05. Jangan Menghilang Lagi

138 22 91
                                    

Denting jam tepat menunjukkan pukul empat pagi. Di mana atmosfer ruangan semakin terasa dingin, bahkan rasanya selimut tebal sudah tidak berguna lagi untuk menghangatkan tubuh.

Natalia refleks memberikan pergerakan-pergerakan kecil pertanda kesadarannya sudah mulai berkumpul. Gadis itu mulai membuka matanya perlahan, yang berarti pandangannya akan langsung terfokus dengan apa yang dilihat tepat di depan mata.

Nafasnya tercekat tatkala menyadari bahwa ternyata semalaman Tanendra tidur di sebelahnya, lalu lengannya melingkar di perut lelaki itu.

Ini sudah gila, jantungnya mulai berdegup kencang.

Mengabaikan pertanyaan-pertanyaan yang bersarang dalam benaknya, Natalia memutuskan untuk bangun dan menyandarkan tubuhnya pada bantal.

Sial, seluruh tubuhnya benar-benar terasa sakit akibat ulah Tama.

Dalam keheningan yang menyelimuti, diam-diam Natalia memandangi kekasihnya yang masih tertidur pulas. Tangannya tergerak perlahan untuk menyibak surai si Adam yang menutupi sebagian matanya.
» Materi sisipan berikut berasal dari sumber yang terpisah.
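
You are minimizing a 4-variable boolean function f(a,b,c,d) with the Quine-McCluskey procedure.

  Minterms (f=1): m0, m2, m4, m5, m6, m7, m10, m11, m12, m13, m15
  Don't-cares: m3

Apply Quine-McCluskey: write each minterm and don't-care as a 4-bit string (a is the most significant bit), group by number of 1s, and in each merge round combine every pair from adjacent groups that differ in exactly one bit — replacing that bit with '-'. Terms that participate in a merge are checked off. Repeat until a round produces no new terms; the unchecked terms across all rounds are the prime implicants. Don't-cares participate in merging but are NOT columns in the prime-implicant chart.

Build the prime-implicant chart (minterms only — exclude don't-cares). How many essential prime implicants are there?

Round 0: 0000✓ 0010✓ 0011✓ 0100✓ 0101✓ 0110✓ 0111✓ 1010✓ 1011✓ 1100✓ 1101✓ 1111✓
Round 1: -010✓ -011✓ -100✓ -101✓ -111✓ 0-00✓ 0-10✓ 0-11✓ 00-0✓ 001-✓ 01-0✓ 01-1✓ 010-✓ 011-✓ 1-11✓ 101-✓ 11-1✓ 110-✓
Round 2: --11 -01- -1-1 -10- 0--0 0-1- 01--
PIs = {--11, -01-, -1-1, -10-, 0--0, 0-1-, 01--}
Coverage chart:
  m0: 0--0 ←essential
  m2: -01-,0--0,0-1-
  m4: -10-,0--0,01--
  m5: -1-1,-10-,01--
  m6: 0--0,0-1-,01--
  m7: --11,-1-1,0-1-,01--
  m10: -01- ←essential
  m11: --11,-01-
  m12: -10- ←essential
  m13: -1-1,-10-
  m15: --11,-1-1
Essential: -01-, -10-, 0--0

3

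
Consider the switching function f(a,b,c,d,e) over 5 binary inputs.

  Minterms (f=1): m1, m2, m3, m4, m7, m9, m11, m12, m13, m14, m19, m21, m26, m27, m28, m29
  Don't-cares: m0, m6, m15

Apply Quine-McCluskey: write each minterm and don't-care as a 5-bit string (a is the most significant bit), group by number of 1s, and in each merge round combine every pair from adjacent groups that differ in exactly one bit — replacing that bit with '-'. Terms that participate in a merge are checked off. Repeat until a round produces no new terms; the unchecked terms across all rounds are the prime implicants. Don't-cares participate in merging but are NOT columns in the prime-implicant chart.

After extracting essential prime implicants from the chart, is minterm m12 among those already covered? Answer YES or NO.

Round 0: 00000✓ 00001✓ 00010✓ 00011✓ 00100✓ 00110✓ 00111✓ 01001✓ 01011✓ 01100✓ 01101✓ 01110✓ 01111✓ 10011✓ 10101✓ 11010✓ 11011✓ 11100✓ 11101✓
Round 1: -0011✓ -1011✓ -1100✓ -1101✓ 0-001✓ 0-011✓ 0-100✓ 0-110✓ 0-111✓ 00-00✓ 00-10✓ 00-11✓ 000-0✓ 000-1✓ 0000-✓ 0001-✓ 001-0✓ 0011-✓ 01-01✓ 01-11✓ 010-1✓ 011-0✓ 011-1✓ 0110-✓ 0111-✓ 1-011✓ 1-101 1101- 1110-✓
Round 2: --011 -110- 0--11 0-0-1 0-1-0 0-11- 00--0 00-1- 000-- 01--1 011--
PIs = {--011, -110-, 0--11, 0-0-1, 0-1-0, 0-11-, 00--0, 00-1-, 000--, 01--1, 011--, 1-101, 1101-}
Coverage chart:
  m1: 0-0-1,000--
  m2: 00--0,00-1-,000--
  m3: --011,0--11,0-0-1,00-1-,000--
  m4: 0-1-0,00--0
  m7: 0--11,0-11-,00-1-
  m9: 0-0-1,01--1
  m11: --011,0--11,0-0-1,01--1
  m12: -110-,0-1-0,011--
  m13: -110-,01--1,011--
  m14: 0-1-0,0-11-,011--
  m19: --011 ←essential
  m21: 1-101 ←essential
  m26: 1101- ←essential
  m27: --011,1101-
  m28: -110- ←essential
  m29: -110-,1-101
Essential: --011, -110-, 1-101, 1101-

YES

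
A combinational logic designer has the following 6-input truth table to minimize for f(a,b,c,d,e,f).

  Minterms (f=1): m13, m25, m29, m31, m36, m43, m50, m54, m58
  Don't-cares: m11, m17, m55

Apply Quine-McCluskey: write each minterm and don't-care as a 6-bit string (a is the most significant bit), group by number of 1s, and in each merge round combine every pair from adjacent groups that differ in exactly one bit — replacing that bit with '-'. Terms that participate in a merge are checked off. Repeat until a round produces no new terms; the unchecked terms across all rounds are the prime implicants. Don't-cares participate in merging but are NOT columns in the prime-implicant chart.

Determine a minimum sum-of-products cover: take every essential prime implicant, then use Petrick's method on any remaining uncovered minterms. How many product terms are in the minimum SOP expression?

size-2^0 implicants → 001011(✓)  001101(✓)  010001(✓)  011001(✓)  011101(✓)  011111(✓)  100100  101011(✓)  110010(✓)  110110(✓)  110111(✓)  111010(✓)
size-2^1 implicants → -01011  0-1101  01-001  011-01  0111-1  11-010  110-10  11011-
Unchecked terms (primes): -01011, 0-1101, 01-001, 011-01, 0111-1, 100100, 11-010, 110-10, 11011-
Minterm coverage:
  m13 ⊆ 0-1101 [E]
  m25 ⊆ 01-001,011-01
  m29 ⊆ 0-1101,011-01,0111-1
  m31 ⊆ 0111-1 [E]
  m36 ⊆ 100100 [E]
  m43 ⊆ -01011 [E]
  m50 ⊆ 11-010,110-10
  m54 ⊆ 110-10,11011-
  m58 ⊆ 11-010 [E]
E = {-01011, 0-1101, 0111-1, 100100, 11-010}
Petrick residual → 01-001, 110-10
Cover = b'cd'ef + a'cde'f + a'bd'e'f + a'bcdf + ab'c'de'f' + abd'ef' + abc'ef'  |cover|=7

7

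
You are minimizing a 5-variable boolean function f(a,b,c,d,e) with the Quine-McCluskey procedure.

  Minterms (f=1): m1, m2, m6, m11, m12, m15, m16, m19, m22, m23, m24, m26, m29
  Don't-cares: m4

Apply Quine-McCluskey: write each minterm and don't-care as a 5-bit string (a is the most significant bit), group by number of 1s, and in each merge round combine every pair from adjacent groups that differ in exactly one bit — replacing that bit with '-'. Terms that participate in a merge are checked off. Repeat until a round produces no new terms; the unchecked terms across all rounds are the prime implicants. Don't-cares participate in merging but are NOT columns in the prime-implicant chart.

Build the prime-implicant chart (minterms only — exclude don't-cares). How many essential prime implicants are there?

[col 0] 00001, 00010*, 00100*, 00110*, 01011*, 01100*, 01111*, 10000*, 10011*, 10110*, 10111*, 11000*, 11010*, 11101
[col 1] -0110, 0-100, 00-10, 001-0, 01-11, 1-000, 10-11, 1011-, 110-0
Prime implicants: -0110, 0-100, 00-10, 00001, 001-0, 01-11, 1-000, 10-11, 1011-, 110-0, 11101
PI chart (minterm → PIs covering it):
  1 | 00001  (sole → essential)
  2 | 00-10  (sole → essential)
  6 | -0110,00-10,001-0
  11 | 01-11  (sole → essential)
  12 | 0-100  (sole → essential)
  15 | 01-11  (sole → essential)
  16 | 1-000  (sole → essential)
  19 | 10-11  (sole → essential)
  22 | -0110,1011-
  23 | 10-11,1011-
  24 | 1-000,110-0
  26 | 110-0  (sole → essential)
  29 | 11101  (sole → essential)
Essential prime implicants: 0-100, 00-10, 00001, 01-11, 1-000, 10-11, 110-0, 11101

8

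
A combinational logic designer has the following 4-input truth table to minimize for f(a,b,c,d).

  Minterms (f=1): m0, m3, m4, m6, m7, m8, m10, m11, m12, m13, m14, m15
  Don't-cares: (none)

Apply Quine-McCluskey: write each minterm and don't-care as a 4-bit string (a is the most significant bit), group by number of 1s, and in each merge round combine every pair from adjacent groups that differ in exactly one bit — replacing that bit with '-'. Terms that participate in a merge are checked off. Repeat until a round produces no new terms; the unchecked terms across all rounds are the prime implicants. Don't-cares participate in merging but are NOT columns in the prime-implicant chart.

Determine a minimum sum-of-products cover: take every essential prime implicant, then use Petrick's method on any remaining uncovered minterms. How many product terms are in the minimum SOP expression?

size-2^0 implicants → 0000(✓)  0011(✓)  0100(✓)  0110(✓)  0111(✓)  1000(✓)  1010(✓)  1011(✓)  1100(✓)  1101(✓)  1110(✓)  1111(✓)
size-2^1 implicants → -000(✓)  -011(✓)  -100(✓)  -110(✓)  -111(✓)  0-00(✓)  0-11(✓)  01-0(✓)  011-(✓)  1-00(✓)  1-10(✓)  1-11(✓)  10-0(✓)  101-(✓)  11-0(✓)  11-1(✓)  110-(✓)  111-(✓)
size-2^2 implicants → --00  --11  -1-0  -11-  1--0  1-1-  11--
Unchecked terms (primes): --00, --11, -1-0, -11-, 1--0, 1-1-, 11--
Minterm coverage:
  m0 ⊆ --00 [E]
  m3 ⊆ --11 [E]
  m4 ⊆ --00,-1-0
  m6 ⊆ -1-0,-11-
  m7 ⊆ --11,-11-
  m8 ⊆ --00,1--0
  m10 ⊆ 1--0,1-1-
  m11 ⊆ --11,1-1-
  m12 ⊆ --00,-1-0,1--0,11--
  m13 ⊆ 11-- [E]
  m14 ⊆ -1-0,-11-,1--0,1-1-,11--
  m15 ⊆ --11,-11-,1-1-,11--
E = {--00, --11, 11--}
Petrick residual → -1-0, 1--0
Cover = c'd' + cd + bd' + ad' + ab  |cover|=5

5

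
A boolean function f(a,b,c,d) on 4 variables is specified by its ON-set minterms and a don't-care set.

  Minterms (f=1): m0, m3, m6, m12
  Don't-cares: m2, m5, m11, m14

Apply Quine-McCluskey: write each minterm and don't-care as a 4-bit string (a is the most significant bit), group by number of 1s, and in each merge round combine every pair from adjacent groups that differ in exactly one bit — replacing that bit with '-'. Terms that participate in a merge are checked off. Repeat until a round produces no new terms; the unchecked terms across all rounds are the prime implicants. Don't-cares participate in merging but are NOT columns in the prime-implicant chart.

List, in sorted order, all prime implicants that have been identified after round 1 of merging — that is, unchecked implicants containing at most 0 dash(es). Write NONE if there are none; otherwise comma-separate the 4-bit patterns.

0101

Round 0: 0000✓ 0010✓ 0011✓ 0101 0110✓ 1011✓ 1100✓ 1110✓
Round 1: -011 -110 0-10 00-0 001- 11-0
PIs = {-011, -110, 0-10, 00-0, 001-, 0101, 11-0}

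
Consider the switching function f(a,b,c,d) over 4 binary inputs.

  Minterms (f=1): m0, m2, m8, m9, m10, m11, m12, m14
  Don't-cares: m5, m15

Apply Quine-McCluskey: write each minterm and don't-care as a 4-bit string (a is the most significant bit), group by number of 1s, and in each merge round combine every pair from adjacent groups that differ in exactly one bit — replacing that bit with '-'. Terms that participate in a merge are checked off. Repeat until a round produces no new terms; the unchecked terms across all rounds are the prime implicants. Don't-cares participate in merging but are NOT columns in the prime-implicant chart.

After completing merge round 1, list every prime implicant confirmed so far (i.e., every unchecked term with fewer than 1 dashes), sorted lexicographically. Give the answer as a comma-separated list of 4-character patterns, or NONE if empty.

size-2^0 implicants → 0000(✓)  0010(✓)  0101  1000(✓)  1001(✓)  1010(✓)  1011(✓)  1100(✓)  1110(✓)  1111(✓)
size-2^1 implicants → -000(✓)  -010(✓)  00-0(✓)  1-00(✓)  1-10(✓)  1-11(✓)  10-0(✓)  10-1(✓)  100-(✓)  101-(✓)  11-0(✓)  111-(✓)
size-2^2 implicants → -0-0  1--0  1-1-  10--
Unchecked terms (primes): -0-0, 0101, 1--0, 1-1-, 10--

0101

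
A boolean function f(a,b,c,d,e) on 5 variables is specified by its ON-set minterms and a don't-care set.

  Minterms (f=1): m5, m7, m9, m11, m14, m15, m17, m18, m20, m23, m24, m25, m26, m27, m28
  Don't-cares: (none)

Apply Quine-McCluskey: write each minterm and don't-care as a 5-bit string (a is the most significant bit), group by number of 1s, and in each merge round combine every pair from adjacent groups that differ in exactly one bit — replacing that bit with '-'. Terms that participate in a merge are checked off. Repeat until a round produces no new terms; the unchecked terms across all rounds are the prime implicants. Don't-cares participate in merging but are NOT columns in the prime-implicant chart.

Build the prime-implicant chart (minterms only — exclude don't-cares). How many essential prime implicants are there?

7

size-2^0 implicants → 00101(✓)  00111(✓)  01001(✓)  01011(✓)  01110(✓)  01111(✓)  10001(✓)  10010(✓)  10100(✓)  10111(✓)  11000(✓)  11001(✓)  11010(✓)  11011(✓)  11100(✓)
size-2^1 implicants → -0111  -1001(✓)  -1011(✓)  0-111  001-1  01-11  010-1(✓)  0111-  1-001  1-010  1-100  11-00  110-0(✓)  110-1(✓)  1100-(✓)  1101-(✓)
size-2^2 implicants → -10-1  110--
Unchecked terms (primes): -0111, -10-1, 0-111, 001-1, 01-11, 0111-, 1-001, 1-010, 1-100, 11-00, 110--
Minterm coverage:
  m5 ⊆ 001-1 [E]
  m7 ⊆ -0111,0-111,001-1
  m9 ⊆ -10-1 [E]
  m11 ⊆ -10-1,01-11
  m14 ⊆ 0111- [E]
  m15 ⊆ 0-111,01-11,0111-
  m17 ⊆ 1-001 [E]
  m18 ⊆ 1-010 [E]
  m20 ⊆ 1-100 [E]
  m23 ⊆ -0111 [E]
  m24 ⊆ 11-00,110--
  m25 ⊆ -10-1,1-001,110--
  m26 ⊆ 1-010,110--
  m27 ⊆ -10-1,110--
  m28 ⊆ 1-100,11-00
E = {-0111, -10-1, 001-1, 0111-, 1-001, 1-010, 1-100}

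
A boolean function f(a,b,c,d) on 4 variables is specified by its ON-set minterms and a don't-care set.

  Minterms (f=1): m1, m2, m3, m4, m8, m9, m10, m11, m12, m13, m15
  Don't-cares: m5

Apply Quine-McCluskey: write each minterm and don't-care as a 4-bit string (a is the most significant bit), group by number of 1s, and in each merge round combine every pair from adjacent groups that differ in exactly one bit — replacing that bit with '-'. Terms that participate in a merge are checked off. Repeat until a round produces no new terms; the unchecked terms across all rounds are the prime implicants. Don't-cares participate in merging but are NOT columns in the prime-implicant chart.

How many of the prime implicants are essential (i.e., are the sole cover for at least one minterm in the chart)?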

Jika diingat-ingat, sudah terhitung delapan hari semenjak mereka kembali bertemu di rumah sakit, tepatnya setelah kondisi Tanendra kembali drop. Pertemuan yang dilakukan oleh kedua raga yang masih berusaha untuk tetap berdiri tegak, meskipun masalah kian berdatangan membangun sebuah puncak.

Natalia merasa bersyukur karena ia datang setelah Tanendra berhasil ditangani dan telah sadarkan diri. Setidaknya gadis itu tidak harus menyaksikan bagaimana mengerikannya suasana di dalam ruang rawat ketika tim medis sibuk memperjuangkan segala upaya untuk mengembalikan kesadaran Tanendra.

Pokoknya mengerikan, hanya dengan membayangkannya saja. Natalia berharap tidak akan pernah melihat pemandangan seperti itu.

Lantas, apakah gadis itu merasa kecewa karena Tanendra menyembunyikan rasa sakitnya sendirian selama berbulan-bulan? Jawabannya, tidak. Natalia justru lebih kecewa dengan dirinya sendiri, mengapa ia bisa terlambat menyadari perilaku sang kekasih yang sedikit berbeda. Mulai dari hilangnya lelaki itu secara tiba-tiba, sulit dihubungi atau diajak bertemu, serta kamar apartemennya yang selalu terlihat kosong.

Memang benar, keadaan Tanendra sekarang sudah jauh lebih baik daripada sebelumnya. Tetapi, walaupun lelaki itu sempat mengatakan bahwa semua ini bukan kesalahan gadisnya, tetap saja. Jauh di dalam lubuk hati Natalia, ia masih menyimpan perasaan bersalah.

Natalia jadi teringat, biasanya ia selalu suka melihat Tanendra tertidur pulas. Deru nafas teratur serta wajahnya yang damai membuat sang gadis beribu-ribu kali jatuh ke dalam pesonanya. Karena saat tidur, lelaki itu terlihat seakan-akan lupa dengan masalah yang dihadapinya. Hanya mengenal ketenangan dalam hidupnya.

Namun, perasaan suka itu kini mulai berubah menjadi rasa takut. Seakan-akan tidak ingin melihat si Adam memejamkan matanya walau hanya sedetik.

Terdengar berlebihan, tetapi ia benar-benar setakut itu.

Natalia takut bila Tanendra akan meninggalkannya.

"Kenapa nangis lagi?"

Lamunan Natalia harus terdistraksi oleh suara Tanendra yang ternyata sudah bangun entah sejak kapan.

"Aku gak nangis, kok?"

"Mata lo berair tau," sahutnya seraya tersenyum. "Kenapa tiba-tiba kebangun?"

Natalia hanya terdiam cukup lama, lalu menggeleng. Sebenarnya, ia sering tiba-tiba terbangun tanpa alasan yang jelas pada waktu-waktu menjelang pagi seperti sekarang. Biasanya, gadis itu akan terbangun dan menatap langit-langit kamar, terkadang menangis sebagai reaksi alami akibat memori buruk yang selalu terbayang-bayang.